Sunday, November 28, 2010

A new book promotes pro bono architecture

Scanning quickly through a new book on architecture reveals page after page of carefully composed photographs of a wide variety of structures that are beautiful, dynamic and imaginative. In other words, the types of buildings, the excellence of design, and the quality of the presentation are indistinguishable from the many other thick surveys of contemporary architecture that proliferate in the architecture sections of bookstores. That is intentional. What sets this volume apart is its purpose and perspective. The Power of Pro Bono: 40 Stories about Design for the Public Good by Architects and Their Clients demonstrates that pro bono work can be held to the same standards as any other architecture. It highlights exemplary built projects and argues for the value—and power—of pro bono to benefit not only the public good but the architectural profession as well.

Lavezzorio Community Center, Chicago, IL
Studio Gang Architects

The book is edited by John Cary, who is the former executive director of Public Architecture. An award-winning non-profit organization, Public Architecture "acts as a catalyst for public discourse through education, advocacy, and the design of public spaces and amenities." (Full disclosure: I've known John Cary since he was in high school, when my class was his first exposure to architecture. It is truly invigorating to see how far he's taken it.)

"Pro bono" is often misconstrued to mean "for free" because the work that is done is not billed to the client (or sometimes billed at a substantial discount). Pro bono actually is short for pro bono publicum, which means "for the public good." The common conception that the service is "for free" is a product of our consumer culture, in which cost is a primary consideration. "For the public good" suggests a greater sense of social responsibility. However, this focus on the social fabric does not have to come at the expense of the bottom line.
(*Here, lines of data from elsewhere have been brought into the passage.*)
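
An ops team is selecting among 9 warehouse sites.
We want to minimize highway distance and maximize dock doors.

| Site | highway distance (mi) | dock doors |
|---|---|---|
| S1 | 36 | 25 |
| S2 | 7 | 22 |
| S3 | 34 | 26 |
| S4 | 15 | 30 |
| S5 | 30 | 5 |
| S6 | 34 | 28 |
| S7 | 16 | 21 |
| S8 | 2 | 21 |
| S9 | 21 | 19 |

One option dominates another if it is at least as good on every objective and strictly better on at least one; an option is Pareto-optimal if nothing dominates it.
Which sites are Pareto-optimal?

S1: dominated by S3 (highway distance 34≤36, dock doors 26≥25).
S2: not dominated.
S3: dominated by S4 (highway distance 15≤34, dock doors 30≥26).
S4: not dominated (best dock doors).
S5: dominated by S2 (highway distance 7≤30, dock doors 22≥5).
S6: dominated by S4 (highway distance 15≤34, dock doors 30≥28).
S7: dominated by S2 (highway distance 7≤16, dock doors 22≥21).
S8: not dominated (best highway distance).
S9: dominated by S2 (highway distance 7≤21, dock doors 22≥19).

S2, S4, S8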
In his introduction, John Peterson, founder of Public Architecture, says that "pro bono projects routinely generate deeper client/architect relationships than conventional fee-generating work." Cary goes on to say that through their involvement in these kinds of projects architects "often find a new dimension of personal and professional purpose."
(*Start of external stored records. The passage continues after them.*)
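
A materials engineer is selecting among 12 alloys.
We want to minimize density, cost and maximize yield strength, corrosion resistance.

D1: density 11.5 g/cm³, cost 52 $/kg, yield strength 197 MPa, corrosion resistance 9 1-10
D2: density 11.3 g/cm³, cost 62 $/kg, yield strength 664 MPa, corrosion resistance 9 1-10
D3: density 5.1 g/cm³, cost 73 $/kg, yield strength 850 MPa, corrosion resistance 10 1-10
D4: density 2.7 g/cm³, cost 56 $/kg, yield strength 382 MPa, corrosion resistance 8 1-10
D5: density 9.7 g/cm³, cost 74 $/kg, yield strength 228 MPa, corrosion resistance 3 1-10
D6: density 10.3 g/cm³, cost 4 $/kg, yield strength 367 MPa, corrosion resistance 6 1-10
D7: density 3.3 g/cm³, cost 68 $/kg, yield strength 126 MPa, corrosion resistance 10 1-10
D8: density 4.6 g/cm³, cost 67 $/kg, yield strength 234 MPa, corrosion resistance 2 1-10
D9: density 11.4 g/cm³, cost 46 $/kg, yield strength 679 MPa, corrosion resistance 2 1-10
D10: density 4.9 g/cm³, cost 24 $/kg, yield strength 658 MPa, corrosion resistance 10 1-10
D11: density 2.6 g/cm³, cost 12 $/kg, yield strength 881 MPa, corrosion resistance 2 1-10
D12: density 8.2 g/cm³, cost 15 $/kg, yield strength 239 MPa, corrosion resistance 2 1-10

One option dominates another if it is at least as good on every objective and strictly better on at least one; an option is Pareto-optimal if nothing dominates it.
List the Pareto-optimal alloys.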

Robin Hood L!brary Initiative, New York, NY
HMA2 Architects

All architecture exists within the intertwining contexts of setting and function. It is the most social of arts and inevitably affects the public sphere. Yet, surprisingly, the profession has no historical commitment to pro bono work as does the legal profession, for example. The Power of Pro Bono seeks to change this and provides not only a rationale but cogent arguments for why such a change would benefit both the public and the profession. The many examples cited in this book and the many firms that now actively include pro bono work as a regular practice seem to indicate that the profession is ready to step up to the plate. Cary says "It turns out that pro bono work doesn't just benefit those who are served; it fortifies and inspires those who serve."

Kudos to John Cary, Public Architecture, and The Power of Pro Bono!